El universo sanchista es como la flotilla a Gaza, que zarpa a lo tonto para hacer ruido con una excusa bonita y olvidada al primer baile con bongos -¿para cuándo el bongo en una Orquesta de RTVE más inclusiva?-, después se despide de sus seres queridos ante el inminente fusilamiento de los piratas israelíes y más tarde, cuando nada de eso pasa y le ponen una rebequita a Greta Thunberg, denuncian un secuestro que culminará con su devolución a casa y tal vez una oferta televisiva para participar en «La flotilla de las tentaciones».

Ahora toca el aborto, que sustituye como debate a uno pendiente sobre la maternidad: en un país envejecido como pocos en el mundo, con menos niños que neuronas en el harén de Ábalos, la apuesta del Gobierno es aumentar las 100.000 interrupciones de embarazo anuales, dejar la repoblación a los inmigrantes y convertir la gestación en una imposición heteropatriarcal, una enfermedad o una incapacidad; incompatible con el verdadero empoderamiento femenino que representa Irene Montero, aunque en su caso pueda tener tres lechones y llevarlos a un colegio privado en la Sierra.

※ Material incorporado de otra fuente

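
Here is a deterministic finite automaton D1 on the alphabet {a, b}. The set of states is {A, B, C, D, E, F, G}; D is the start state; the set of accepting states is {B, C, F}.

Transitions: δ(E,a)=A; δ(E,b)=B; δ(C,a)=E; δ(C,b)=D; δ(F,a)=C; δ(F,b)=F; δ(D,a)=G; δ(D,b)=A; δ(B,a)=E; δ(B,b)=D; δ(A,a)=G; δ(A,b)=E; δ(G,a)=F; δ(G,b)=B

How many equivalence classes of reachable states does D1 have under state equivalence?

6

Every state is reachable, so we keep all 7.
Start with accepting vs non-accepting: {B,C,F} | {A,D,E,G}.
Refine {B,C,F} on symbol a: members go to different blocks, giving {B,C} and {F}.
Refine {A,D,E,G} on symbol a: members go to different blocks, giving {A,D,E} and {G}.
On input a, block {A,D,E} splits into {A,D} and {E}.
Refine {A,D} on symbol b: members go to different blocks, giving {A} and {D}.
The partition is now stable with 6 blocks: {B,C} | {A} | {F} | {G} | {E} | {D}.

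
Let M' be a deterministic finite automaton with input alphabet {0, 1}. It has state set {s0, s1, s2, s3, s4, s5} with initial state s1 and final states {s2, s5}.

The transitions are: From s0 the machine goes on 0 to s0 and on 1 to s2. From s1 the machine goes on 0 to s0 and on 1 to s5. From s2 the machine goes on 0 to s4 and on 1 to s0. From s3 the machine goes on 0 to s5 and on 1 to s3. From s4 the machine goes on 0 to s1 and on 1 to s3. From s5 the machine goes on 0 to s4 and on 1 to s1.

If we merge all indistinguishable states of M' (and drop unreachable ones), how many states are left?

Every state is reachable, so we keep all 6.
Start with accepting vs non-accepting: {s2,s5} | {s0,s1,s3,s4}.
On input 0, block {s0,s1,s3,s4} splits into {s0,s1,s4} and {s3}.
Refine {s0,s1,s4} on symbol 1: members go to different blocks, giving {s0,s1} and {s4}.
Stable partition: {s2,s5} | {s0,s1} | {s3} | {s4} — 4 equivalence classes.

4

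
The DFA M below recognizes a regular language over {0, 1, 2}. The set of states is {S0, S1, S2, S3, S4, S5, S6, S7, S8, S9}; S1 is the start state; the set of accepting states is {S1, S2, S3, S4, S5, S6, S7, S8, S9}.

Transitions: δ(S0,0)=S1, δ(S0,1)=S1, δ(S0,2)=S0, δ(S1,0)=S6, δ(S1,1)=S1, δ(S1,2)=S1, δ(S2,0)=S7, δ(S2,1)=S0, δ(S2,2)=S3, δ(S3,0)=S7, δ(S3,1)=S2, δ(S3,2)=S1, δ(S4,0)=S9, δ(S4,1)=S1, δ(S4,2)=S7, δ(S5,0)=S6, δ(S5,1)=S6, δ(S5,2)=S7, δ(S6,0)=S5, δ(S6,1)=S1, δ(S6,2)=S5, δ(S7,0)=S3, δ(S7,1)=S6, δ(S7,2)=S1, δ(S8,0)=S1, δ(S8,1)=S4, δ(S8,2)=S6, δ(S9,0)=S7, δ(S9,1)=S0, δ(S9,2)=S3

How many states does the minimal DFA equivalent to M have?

Reachable states from the start: {S0,S1,S2,S3,S5,S6,S7}. Unreachable: {S4,S8,S9} — drop them.
P0 = {S1,S2,S3,S5,S6,S7} | {S0}.
Refine {S1,S2,S3,S5,S6,S7} on symbol 1: members go to different blocks, giving {S1,S3,S5,S6,S7} and {S2}.
Split {S1,S3,S5,S6,S7} by δ(·,1) → {S1,S5,S6,S7} and {S3}.
Split {S1,S5,S6,S7} by δ(·,0) → {S1,S5,S6} and {S7}.
On input 2, block {S1,S5,S6} splits into {S1,S6} and {S5}.
Split {S1,S6} by δ(·,0) → {S1} and {S6}.
Stable partition: {S1} | {S0} | {S2} | {S3} | {S7} | {S5} | {S6} — 7 equivalence classes.

7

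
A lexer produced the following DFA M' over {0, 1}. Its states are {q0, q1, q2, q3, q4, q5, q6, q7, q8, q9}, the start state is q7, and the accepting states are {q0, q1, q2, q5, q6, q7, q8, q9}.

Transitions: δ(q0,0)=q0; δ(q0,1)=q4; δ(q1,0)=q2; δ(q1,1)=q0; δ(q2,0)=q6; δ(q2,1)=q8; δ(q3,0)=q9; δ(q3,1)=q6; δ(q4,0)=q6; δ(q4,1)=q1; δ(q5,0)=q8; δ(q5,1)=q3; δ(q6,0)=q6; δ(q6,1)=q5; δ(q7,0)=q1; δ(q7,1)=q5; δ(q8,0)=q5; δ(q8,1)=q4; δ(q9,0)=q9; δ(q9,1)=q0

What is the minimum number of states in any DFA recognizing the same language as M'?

3

All states are reachable from the start state.
Start with accepting vs non-accepting: {q0,q1,q2,q5,q6,q7,q8,q9} | {q3,q4}.
Refine {q0,q1,q2,q5,q6,q7,q8,q9} on symbol 1: members go to different blocks, giving {q1,q2,q6,q7,q9} and {q0,q5,q8}.
Stable partition: {q1,q2,q6,q7,q9} | {q3,q4} | {q0,q5,q8} — 3 equivalence classes.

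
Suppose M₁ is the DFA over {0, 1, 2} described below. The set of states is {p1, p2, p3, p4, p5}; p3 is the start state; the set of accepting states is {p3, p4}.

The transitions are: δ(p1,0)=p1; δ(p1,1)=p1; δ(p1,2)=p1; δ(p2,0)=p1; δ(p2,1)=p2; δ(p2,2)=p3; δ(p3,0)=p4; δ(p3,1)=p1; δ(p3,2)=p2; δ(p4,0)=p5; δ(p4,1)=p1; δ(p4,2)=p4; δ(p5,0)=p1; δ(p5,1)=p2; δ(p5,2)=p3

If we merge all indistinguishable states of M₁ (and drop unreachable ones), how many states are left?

4

All states are reachable from the start state.
Start with accepting vs non-accepting: {p3,p4} | {p1,p2,p5}.
Refine {p3,p4} on symbol 0: members go to different blocks, giving {p3} and {p4}.
On input 2, block {p1,p2,p5} splits into {p2,p5} and {p1}.
The partition is now stable with 4 blocks: {p3} | {p2,p5} | {p4} | {p1}.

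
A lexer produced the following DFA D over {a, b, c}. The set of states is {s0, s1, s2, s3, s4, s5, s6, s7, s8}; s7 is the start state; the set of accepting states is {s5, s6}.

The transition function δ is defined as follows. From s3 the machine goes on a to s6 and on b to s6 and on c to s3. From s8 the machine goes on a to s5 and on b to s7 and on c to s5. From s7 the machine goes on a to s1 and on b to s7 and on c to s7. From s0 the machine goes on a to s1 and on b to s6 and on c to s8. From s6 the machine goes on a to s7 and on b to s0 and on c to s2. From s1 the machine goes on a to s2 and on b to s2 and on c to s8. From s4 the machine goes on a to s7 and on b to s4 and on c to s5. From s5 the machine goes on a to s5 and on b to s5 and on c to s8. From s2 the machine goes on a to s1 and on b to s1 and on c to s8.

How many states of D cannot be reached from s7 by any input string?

4

No path from s7 leads to s0, s3, s4, s6; the other 5 states are all reachable.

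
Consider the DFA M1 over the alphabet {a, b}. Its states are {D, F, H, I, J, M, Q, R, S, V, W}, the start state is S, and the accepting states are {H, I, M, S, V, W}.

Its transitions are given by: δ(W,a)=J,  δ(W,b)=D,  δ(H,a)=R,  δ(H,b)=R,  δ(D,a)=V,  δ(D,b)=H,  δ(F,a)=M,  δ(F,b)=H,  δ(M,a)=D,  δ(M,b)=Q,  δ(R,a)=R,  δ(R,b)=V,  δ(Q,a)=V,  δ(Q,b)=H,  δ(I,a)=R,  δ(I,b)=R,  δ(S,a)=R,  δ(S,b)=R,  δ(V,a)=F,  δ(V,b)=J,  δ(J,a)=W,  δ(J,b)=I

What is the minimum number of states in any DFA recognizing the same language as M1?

Initial partition by acceptance: {H,I,M,S,V,W} | {D,F,J,Q,R}.
Split {D,F,J,Q,R} by δ(·,a) → {D,F,J,Q} and {R}.
Split {H,I,M,S,V,W} by δ(·,a) → {M,V,W} and {H,I,S}.
No further refinement is possible. Final partition (4 blocks): {M,V,W} | {D,F,J,Q} | {R} | {H,I,S}.

4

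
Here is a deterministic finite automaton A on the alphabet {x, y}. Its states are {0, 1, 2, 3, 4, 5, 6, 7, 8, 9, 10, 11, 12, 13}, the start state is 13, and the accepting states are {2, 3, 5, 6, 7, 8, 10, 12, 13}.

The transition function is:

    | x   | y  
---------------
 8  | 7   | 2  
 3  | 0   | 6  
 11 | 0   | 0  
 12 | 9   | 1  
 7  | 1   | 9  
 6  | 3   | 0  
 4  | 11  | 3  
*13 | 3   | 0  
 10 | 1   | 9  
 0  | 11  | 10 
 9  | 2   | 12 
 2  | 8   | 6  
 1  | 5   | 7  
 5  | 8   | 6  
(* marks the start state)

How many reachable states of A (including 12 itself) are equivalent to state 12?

States {4} cannot be reached from the start state, so discard them.
P0 = {2,3,5,6,7,8,10,12,13} | {0,1,9,11}.
Refine {2,3,5,6,7,8,10,12,13} on symbol x: members go to different blocks, giving {2,5,6,8,13} and {3,7,10,12}.
On input x, block {2,5,6,8,13} splits into {6,8,13} and {2,5}.
On input y, block {6,8,13} splits into {6,13} and {8}.
Refine {0,1,9,11} on symbol x: members go to different blocks, giving {0,11} and {1,9}.
Refine {0,11} on symbol y: members go to different blocks, giving {0} and {11}.
Split {3,7,10,12} by δ(·,x) → {7,10,12} and {3}.
No further refinement is possible. Final partition (8 blocks): {6,13} | {0} | {7,10,12} | {2,5} | {8} | {1,9} | {11} | {3}.
The equivalence class containing 12 is {7,10,12}, of size 3.

3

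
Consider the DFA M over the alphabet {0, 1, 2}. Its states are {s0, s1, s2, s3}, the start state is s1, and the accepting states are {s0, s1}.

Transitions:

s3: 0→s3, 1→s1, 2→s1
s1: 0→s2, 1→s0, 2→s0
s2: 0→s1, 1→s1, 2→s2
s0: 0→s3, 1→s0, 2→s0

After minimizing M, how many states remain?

Start with accepting vs non-accepting: {s0,s1} | {s2,s3}.
On input 0, block {s2,s3} splits into {s2} and {s3}.
Refine {s0,s1} on symbol 0: members go to different blocks, giving {s0} and {s1}.
No further refinement is possible. Final partition (4 blocks): {s0} | {s2} | {s3} | {s1}.

4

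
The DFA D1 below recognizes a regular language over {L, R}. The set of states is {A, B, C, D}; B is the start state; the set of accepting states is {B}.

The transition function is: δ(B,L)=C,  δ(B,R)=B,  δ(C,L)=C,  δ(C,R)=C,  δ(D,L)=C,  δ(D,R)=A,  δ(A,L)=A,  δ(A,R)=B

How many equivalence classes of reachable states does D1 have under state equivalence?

Reachable states from the start: {B,C}. Unreachable: {A,D} — drop them.
P0 = {B} | {C}.
The partition is now stable with 2 blocks: {B} | {C}.

2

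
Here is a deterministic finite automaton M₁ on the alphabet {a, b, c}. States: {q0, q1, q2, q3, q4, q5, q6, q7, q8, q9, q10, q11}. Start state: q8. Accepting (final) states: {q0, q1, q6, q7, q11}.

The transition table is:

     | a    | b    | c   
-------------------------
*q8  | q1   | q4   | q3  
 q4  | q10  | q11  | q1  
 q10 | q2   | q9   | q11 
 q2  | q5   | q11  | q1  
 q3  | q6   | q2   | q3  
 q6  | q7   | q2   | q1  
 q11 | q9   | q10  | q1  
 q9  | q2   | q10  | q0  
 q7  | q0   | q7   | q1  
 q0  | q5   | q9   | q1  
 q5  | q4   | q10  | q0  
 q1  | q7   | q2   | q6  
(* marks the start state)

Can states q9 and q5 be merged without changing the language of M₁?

Yes

Initial partition by acceptance: {q0,q1,q6,q7,q11} | {q2,q3,q4,q5,q8,q9,q10}.
On input a, block {q0,q1,q6,q7,q11} splits into {q1,q6,q7} and {q0,q11}.
Split {q1,q6,q7} by δ(·,a) → {q1,q6} and {q7}.
Refine {q2,q3,q4,q5,q8,q9,q10} on symbol a: members go to different blocks, giving {q2,q4,q5,q9,q10} and {q3,q8}.
Split {q2,q4,q5,q9,q10} by δ(·,b) → {q5,q9,q10} and {q2,q4}.
The partition is now stable with 6 blocks: {q1,q6} | {q5,q9,q10} | {q0,q11} | {q7} | {q3,q8} | {q2,q4}.
q9 and q5 lie in the same block of the stable partition, so they are equivalent — no string distinguishes them.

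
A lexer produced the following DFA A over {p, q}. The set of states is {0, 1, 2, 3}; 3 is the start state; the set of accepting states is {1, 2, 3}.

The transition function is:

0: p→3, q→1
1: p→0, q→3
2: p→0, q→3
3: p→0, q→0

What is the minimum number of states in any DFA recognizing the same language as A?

3

Reachable states from the start: {0,1,3}. Unreachable: {2} — drop them.
Start with accepting vs non-accepting: {1,3} | {0}.
Split {1,3} by δ(·,q) → {1} and {3}.
No further refinement is possible. Final partition (3 blocks): {1} | {0} | {3}.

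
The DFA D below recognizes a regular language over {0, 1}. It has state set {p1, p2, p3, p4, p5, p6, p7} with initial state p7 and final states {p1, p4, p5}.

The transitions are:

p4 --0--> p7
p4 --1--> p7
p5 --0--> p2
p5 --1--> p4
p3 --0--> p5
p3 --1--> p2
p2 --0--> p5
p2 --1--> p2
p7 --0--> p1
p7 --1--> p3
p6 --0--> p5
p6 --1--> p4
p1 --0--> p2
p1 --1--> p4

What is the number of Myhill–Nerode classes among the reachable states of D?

First remove the unreachable states {p6}; 6 states remain.
Initial partition by acceptance: {p1,p4,p5} | {p2,p3,p7}.
Refine {p1,p4,p5} on symbol 1: members go to different blocks, giving {p1,p5} and {p4}.
The partition is now stable with 3 blocks: {p1,p5} | {p2,p3,p7} | {p4}.

3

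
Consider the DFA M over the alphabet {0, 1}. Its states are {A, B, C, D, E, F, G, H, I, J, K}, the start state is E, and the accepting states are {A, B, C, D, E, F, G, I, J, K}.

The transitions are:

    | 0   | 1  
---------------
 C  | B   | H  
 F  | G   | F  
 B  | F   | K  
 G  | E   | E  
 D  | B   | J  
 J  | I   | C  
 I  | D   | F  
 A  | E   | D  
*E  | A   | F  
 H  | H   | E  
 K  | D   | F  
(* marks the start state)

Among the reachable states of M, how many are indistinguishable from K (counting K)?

Start with accepting vs non-accepting: {A,B,C,D,E,F,G,I,J,K} | {H}.
On input 1, block {A,B,C,D,E,F,G,I,J,K} splits into {A,B,D,E,F,G,I,J,K} and {C}.
On input 1, block {A,B,D,E,F,G,I,J,K} splits into {A,B,D,E,F,G,I,K} and {J}.
Refine {A,B,D,E,F,G,I,K} on symbol 1: members go to different blocks, giving {A,B,E,F,G,I,K} and {D}.
Refine {A,B,E,F,G,I,K} on symbol 0: members go to different blocks, giving {A,B,E,F,G} and {I,K}.
Refine {A,B,E,F,G} on symbol 1: members go to different blocks, giving {E,F,G} and {A} and {B}.
On input 0, block {E,F,G} splits into {F,G} and {E}.
Refine {F,G} on symbol 0: members go to different blocks, giving {F} and {G}.
No further refinement is possible. Final partition (10 blocks): {F} | {H} | {C} | {J} | {D} | {I,K} | {A} | {B} | {E} | {G}.
The equivalence class containing K is {I,K}, of size 2.

2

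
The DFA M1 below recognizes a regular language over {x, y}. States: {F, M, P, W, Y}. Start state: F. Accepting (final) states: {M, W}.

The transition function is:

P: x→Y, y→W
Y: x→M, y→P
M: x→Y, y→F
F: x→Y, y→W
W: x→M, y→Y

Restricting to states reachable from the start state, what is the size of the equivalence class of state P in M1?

All states are reachable from the start state.
Initial partition by acceptance: {M,W} | {F,P,Y}.
Refine {M,W} on symbol x: members go to different blocks, giving {M} and {W}.
Split {F,P,Y} by δ(·,x) → {F,P} and {Y}.
Stable partition: {M} | {F,P} | {W} | {Y} — 4 equivalence classes.
State P belongs to the block {F,P}, which has 2 states.

2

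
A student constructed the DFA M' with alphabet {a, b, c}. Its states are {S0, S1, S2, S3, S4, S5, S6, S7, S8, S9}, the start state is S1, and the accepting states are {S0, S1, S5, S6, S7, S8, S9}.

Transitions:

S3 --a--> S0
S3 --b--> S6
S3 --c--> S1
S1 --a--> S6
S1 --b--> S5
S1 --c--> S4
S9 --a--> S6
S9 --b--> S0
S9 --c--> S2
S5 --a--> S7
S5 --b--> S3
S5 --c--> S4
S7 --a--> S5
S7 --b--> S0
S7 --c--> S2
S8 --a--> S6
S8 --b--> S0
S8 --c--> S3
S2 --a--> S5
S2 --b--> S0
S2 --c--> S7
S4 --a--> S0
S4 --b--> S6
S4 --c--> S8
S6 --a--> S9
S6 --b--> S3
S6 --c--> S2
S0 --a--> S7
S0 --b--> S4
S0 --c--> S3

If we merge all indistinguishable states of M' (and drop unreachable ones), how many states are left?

3

Start with accepting vs non-accepting: {S0,S1,S5,S6,S7,S8,S9} | {S2,S3,S4}.
Split {S0,S1,S5,S6,S7,S8,S9} by δ(·,b) → {S1,S7,S8,S9} and {S0,S5,S6}.
No further refinement is possible. Final partition (3 blocks): {S1,S7,S8,S9} | {S2,S3,S4} | {S0,S5,S6}.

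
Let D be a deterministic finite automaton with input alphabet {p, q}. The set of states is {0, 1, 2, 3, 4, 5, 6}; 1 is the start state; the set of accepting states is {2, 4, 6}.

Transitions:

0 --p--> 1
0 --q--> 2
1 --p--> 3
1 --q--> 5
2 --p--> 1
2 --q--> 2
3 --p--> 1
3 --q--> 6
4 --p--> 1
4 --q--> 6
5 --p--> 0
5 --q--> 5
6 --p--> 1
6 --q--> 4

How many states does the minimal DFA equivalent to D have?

3

All states are reachable from the start state.
P0 = {2,4,6} | {0,1,3,5}.
Refine {0,1,3,5} on symbol q: members go to different blocks, giving {0,3} and {1,5}.
Stable partition: {2,4,6} | {0,3} | {1,5} — 3 equivalence classes.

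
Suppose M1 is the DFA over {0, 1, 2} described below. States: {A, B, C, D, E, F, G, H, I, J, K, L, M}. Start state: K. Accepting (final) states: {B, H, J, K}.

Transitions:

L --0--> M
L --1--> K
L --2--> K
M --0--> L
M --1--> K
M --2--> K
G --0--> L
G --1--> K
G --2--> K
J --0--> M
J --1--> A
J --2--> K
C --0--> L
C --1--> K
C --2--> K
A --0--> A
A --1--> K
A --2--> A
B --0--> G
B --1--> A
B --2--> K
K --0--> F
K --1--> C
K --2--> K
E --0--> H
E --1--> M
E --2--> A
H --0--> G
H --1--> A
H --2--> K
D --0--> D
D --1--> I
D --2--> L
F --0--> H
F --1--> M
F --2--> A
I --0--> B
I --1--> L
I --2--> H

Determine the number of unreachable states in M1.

5

BFS from K reaches {A, C, F, G, H, K, L, M}; the 5 state(s) B, D, E, I, J are never visited.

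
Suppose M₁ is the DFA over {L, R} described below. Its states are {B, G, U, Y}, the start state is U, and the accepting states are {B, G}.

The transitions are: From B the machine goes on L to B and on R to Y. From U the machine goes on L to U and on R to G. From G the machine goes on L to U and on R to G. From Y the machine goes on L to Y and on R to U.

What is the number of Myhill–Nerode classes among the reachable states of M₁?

First remove the unreachable states {B,Y}; 2 states remain.
Initial partition by acceptance: {G} | {U}.
No further refinement is possible. Final partition (2 blocks): {G} | {U}.

2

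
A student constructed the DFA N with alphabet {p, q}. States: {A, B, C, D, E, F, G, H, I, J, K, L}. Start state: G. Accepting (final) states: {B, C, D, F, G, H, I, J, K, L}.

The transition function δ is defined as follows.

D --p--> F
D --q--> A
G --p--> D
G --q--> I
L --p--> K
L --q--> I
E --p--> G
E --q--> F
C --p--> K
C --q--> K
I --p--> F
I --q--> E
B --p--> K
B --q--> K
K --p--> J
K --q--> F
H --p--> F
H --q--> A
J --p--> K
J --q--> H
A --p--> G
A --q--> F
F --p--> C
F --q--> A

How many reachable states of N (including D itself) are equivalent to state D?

3

Reachable states from the start: {A,C,D,E,F,G,H,I,J,K}. Unreachable: {B,L} — drop them.
P0 = {C,D,F,G,H,I,J,K} | {A,E}.
Split {C,D,F,G,H,I,J,K} by δ(·,q) → {C,G,J,K} and {D,F,H,I}.
Refine {C,G,J,K} on symbol p: members go to different blocks, giving {C,J,K} and {G}.
Refine {C,J,K} on symbol q: members go to different blocks, giving {J,K} and {C}.
On input p, block {D,F,H,I} splits into {D,H,I} and {F}.
On input q, block {J,K} splits into {J} and {K}.
The partition is now stable with 7 blocks: {J} | {A,E} | {D,H,I} | {G} | {C} | {F} | {K}.
State D belongs to the block {D,H,I}, which has 3 states.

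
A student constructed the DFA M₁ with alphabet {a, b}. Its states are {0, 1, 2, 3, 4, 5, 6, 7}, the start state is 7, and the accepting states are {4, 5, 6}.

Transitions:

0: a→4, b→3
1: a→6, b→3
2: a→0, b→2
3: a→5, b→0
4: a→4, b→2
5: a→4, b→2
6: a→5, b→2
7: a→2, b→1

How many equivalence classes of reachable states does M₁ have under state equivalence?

Start with accepting vs non-accepting: {4,5,6} | {0,1,2,3,7}.
Refine {0,1,2,3,7} on symbol a: members go to different blocks, giving {0,1,3} and {2,7}.
Refine {2,7} on symbol a: members go to different blocks, giving {2} and {7}.
No further refinement is possible. Final partition (4 blocks): {4,5,6} | {0,1,3} | {2} | {7}.

4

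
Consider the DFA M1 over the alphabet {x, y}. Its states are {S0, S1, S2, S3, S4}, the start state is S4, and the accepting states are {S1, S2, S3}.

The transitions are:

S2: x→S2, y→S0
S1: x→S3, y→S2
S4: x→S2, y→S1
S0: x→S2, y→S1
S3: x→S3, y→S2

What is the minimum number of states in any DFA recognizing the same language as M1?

Every state is reachable, so we keep all 5.
P0 = {S1,S2,S3} | {S0,S4}.
On input y, block {S1,S2,S3} splits into {S1,S3} and {S2}.
The partition is now stable with 3 blocks: {S1,S3} | {S0,S4} | {S2}.

3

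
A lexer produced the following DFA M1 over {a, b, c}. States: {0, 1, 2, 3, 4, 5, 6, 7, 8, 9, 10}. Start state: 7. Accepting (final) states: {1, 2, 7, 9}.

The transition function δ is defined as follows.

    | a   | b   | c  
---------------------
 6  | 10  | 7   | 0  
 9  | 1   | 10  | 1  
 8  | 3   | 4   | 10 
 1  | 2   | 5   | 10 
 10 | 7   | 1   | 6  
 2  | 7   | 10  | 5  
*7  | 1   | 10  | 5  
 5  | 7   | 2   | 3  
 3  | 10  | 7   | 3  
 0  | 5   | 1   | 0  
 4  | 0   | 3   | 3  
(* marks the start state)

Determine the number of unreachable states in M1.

No path from 7 leads to 4, 8, 9; the other 8 states are all reachable.

3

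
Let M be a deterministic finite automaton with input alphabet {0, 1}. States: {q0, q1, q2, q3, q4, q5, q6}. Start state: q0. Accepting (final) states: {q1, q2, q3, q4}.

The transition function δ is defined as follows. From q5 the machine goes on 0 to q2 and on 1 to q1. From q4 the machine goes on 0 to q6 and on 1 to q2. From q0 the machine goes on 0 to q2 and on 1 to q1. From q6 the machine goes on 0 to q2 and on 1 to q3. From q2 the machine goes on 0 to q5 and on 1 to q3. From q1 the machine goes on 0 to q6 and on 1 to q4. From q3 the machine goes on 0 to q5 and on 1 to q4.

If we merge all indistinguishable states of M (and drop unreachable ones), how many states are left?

Initial partition by acceptance: {q1,q2,q3,q4} | {q0,q5,q6}.
No further refinement is possible. Final partition (2 blocks): {q1,q2,q3,q4} | {q0,q5,q6}.

2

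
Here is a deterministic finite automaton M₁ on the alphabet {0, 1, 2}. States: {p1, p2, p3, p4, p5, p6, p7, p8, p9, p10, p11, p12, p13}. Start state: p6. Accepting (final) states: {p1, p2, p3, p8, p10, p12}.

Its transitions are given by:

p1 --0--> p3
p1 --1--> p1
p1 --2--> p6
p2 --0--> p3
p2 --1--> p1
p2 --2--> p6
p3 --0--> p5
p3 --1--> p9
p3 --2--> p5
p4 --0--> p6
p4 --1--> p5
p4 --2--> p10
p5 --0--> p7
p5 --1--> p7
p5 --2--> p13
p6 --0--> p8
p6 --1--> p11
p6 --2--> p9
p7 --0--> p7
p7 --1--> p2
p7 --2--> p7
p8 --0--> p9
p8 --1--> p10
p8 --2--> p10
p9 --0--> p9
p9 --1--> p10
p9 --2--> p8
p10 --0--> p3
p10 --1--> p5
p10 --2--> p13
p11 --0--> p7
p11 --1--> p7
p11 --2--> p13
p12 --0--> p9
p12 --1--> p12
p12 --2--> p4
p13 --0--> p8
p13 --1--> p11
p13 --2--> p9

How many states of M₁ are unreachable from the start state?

No path from p6 leads to p4, p12; the other 11 states are all reachable.

2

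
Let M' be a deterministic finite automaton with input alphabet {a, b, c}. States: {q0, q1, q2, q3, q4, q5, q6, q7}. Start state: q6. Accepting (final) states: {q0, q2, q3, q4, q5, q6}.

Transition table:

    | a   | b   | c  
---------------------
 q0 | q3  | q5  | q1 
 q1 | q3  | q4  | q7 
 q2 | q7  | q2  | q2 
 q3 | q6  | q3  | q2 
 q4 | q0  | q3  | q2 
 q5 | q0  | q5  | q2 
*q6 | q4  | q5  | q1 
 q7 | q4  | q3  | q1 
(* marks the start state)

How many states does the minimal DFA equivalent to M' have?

Every state is reachable, so we keep all 8.
Initial partition by acceptance: {q0,q2,q3,q4,q5,q6} | {q1,q7}.
On input a, block {q0,q2,q3,q4,q5,q6} splits into {q0,q3,q4,q5,q6} and {q2}.
On input c, block {q0,q3,q4,q5,q6} splits into {q3,q4,q5} and {q0,q6}.
Stable partition: {q3,q4,q5} | {q1,q7} | {q2} | {q0,q6} — 4 equivalence classes.

4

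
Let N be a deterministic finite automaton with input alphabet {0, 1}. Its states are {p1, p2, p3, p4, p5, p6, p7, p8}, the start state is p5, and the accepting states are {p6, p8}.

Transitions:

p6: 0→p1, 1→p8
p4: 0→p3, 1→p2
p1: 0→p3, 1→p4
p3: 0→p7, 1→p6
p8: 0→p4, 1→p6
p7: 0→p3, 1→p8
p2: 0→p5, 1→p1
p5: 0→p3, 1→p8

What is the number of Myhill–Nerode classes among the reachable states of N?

P0 = {p6,p8} | {p1,p2,p3,p4,p5,p7}.
Refine {p1,p2,p3,p4,p5,p7} on symbol 1: members go to different blocks, giving {p1,p2,p4} and {p3,p5,p7}.
Stable partition: {p6,p8} | {p1,p2,p4} | {p3,p5,p7} — 3 equivalence classes.

3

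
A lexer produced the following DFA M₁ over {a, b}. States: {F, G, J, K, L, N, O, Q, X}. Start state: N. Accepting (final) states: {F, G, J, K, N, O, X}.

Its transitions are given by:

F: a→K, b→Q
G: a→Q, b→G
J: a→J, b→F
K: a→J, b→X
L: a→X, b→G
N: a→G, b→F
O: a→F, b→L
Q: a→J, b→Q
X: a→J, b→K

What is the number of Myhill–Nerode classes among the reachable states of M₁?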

Nada sorprende con un presidente que alecciona contra la prostitución y ha vivido de ella y va de vegano pero se le salen las chistorras por las orejas, pero sí es llamativa la dificultad de la oposición, en cualquiera de sus acepciones, para replicar el juego: no hay más que ver el despiste de casi todos los barones populares, compitiendo por ver quién dice antes y más alto la palabra «genocidio» para lograr el aprobado raspado del tribunal progresista. O las tertulias televisivas, donde la charoesfera compungida encuentra por réplica frecuente una sumisión ovina por el qué dirán.

El problema nunca es que los malos hagan su trabajo, sino que los buenos acepten el marco, tengan miedo al debate, confundan defender unos principios sólidos con dar voces y alimenten al bicho: esta semana ha habido una descerebrada que, tras calificar de bulos las violaciones de mujeres como ella en el ataque bárbaro de Hamás a Israel hace dos años y añadir que alguna se sintió fea porque no la tocaron, logró por recompensa una ristra de invitaciones a distintos programas de televisión para insultar a todo aquel que recordara sus antecedentes.

Mientras a los idiotas se les blanquee, se les tenga pánico o se les admita en la mesa, el menú siempre será el suyo. Tampoco es tan difícil: basta con tratar a cada uno como lo que es, empezando por Sánchez, patrocinador y deudor de corruptos y yerno agraciado de un proxeneta que gobierna saltándose las urnas, ignorando al Parlamento, insultando a los jueces, acosando a la prensa, colocando hasta al apuntador y solo gracias a una flotilla de delincuentes que incluye a un terrorista, a un golpista y a un prófugo. Que no concilie el sueño por el Tribunal Supremo, no por Barbie Gaza, coño.